Nel 2015 il 17% delle grandi imprese italiane ha avviato progetti organici di smart working. Il 14% è in fase “esplorativa”, per avviare progetti in futuro, e un altro 17% ha avviato iniziative legate a particolari profili, ruoli o esigenze. Quasi una grande impresa su due, in sintesi, sta andando in modo strutturato o informale verso il nuovo approccio all’organizzazione del lavoro. Tra le pmi invece la diffusione risulta ancora molto limitata: solo il 5% ha già avviato un progetto strutturato di smart working, il 9% ha introdotto informalmente logiche di flessibilità e autonomia, oltre una su due non conosce ancora questo approccio o non si dichiara interessata.È quanto emerge dall’Osservatorio Smart Working della School of Management del Politecnico di Milano.

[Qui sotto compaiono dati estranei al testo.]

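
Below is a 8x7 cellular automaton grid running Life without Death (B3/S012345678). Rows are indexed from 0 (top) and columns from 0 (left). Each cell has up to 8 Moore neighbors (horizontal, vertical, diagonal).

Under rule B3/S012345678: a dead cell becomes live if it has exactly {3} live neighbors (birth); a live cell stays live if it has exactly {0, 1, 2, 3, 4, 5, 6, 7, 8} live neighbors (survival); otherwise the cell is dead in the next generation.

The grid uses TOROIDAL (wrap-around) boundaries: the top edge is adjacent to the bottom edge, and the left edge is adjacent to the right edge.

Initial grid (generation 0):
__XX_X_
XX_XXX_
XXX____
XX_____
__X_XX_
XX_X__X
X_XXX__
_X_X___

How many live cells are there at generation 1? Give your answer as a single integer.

Answer: 34

Derivation:
Simulating step by step:
Generation 0 (given above): 26 live cells
Generation 1: 34 live cells
X_XX_XX
XX_XXX_
XXXXX__
XX_X__X
__XXXX_
XX_X__X
X_XXX_X
_X_X___
Population at generation 1: 34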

Nonostante l’assenza di un quadro normativo (nemmeno in seno al Jobs Act) le imprese vanno dunque avanti sui progetti, mettendo in discussione i tradizionali vincoli legati a luogo e orario, lasciando alle persone maggiore autonomia nel definire le modalità di lavoro a fronte di una maggiore responsabilizzazione sui risultati. “Molte organizzazioni nell’ultimo anno hanno iniziato ad interessarsi e adottare questo approccio, con un effetto positivo su persone, aziende e società, soprattutto grazie all’opportunità di ripensare stili manageriali e modalità di gestione ormai superati – dice Mariano Corso, Responsabile scientifico dell’Osservatorio Smart Working -. Le organizzazioni devono però evitare l’errore di farsi trascinare dall’effetto moda, introducendo un cambiamento solo superficiale, senza cogliere l’opportunità di ripensare profondamente cultura e modelli organizzativi per liberare nuove energie dalle persone. Fare davvero smart working, cioè, è un percorso lungo e profondo di continua evoluzione. Significa andare oltre l’introduzione di singoli strumenti e creare un’organizzazione orientata ai risultati, fondata su fiducia, responsabilizzazione, flessibilità e collaborazione”.
Per introdurre lo smart working in un’organizzazione “è necessario considerare innanzitutto le proprie specificità interne e cercare una coerenza con gli obiettivi e la strategia di business, per poi trovare equilibri che vanno incontro alle esigenze e alle aspirazioni delle persone, sfruttando al meglio le opportunità dei nuovi strumenti digitali”, evidenzia Fiorella Crespi, Direttore dell’Osservatorio Smart Working. “Servono la condivisione dei lavoratori rispetto a strategia, valori, obiettivi e performance, un nuovo approccio dei manager, da “controllori” a leader degli obiettivi, il supporto alle persone per decidere autonomamente le modalità con cui svolgere le proprie attività. Le organizzazioni che hanno intrapreso questo cammino sono sempre di più, ma non esiste un’unica ricetta per tutti: il percorso deve tenere considerare i reali obiettivi e i diversi punti di partenza”.
Parallelamente, emerge sempre dal report, si sta diffondendo anche l’uso del coworking, di cui si contano 349 spazi in Italia, 88 nella sola Milano: strutture che offrono luoghi flessibili on demand e un’esperienza di lavoro “smart”, rivolgendosi ormai non solo a liberi professionisti, startup e microimprese, ma anche alle aziende più grandi, con il 71% dei manager che li ritiene un’opportunità anche per organizzazioni strutturate.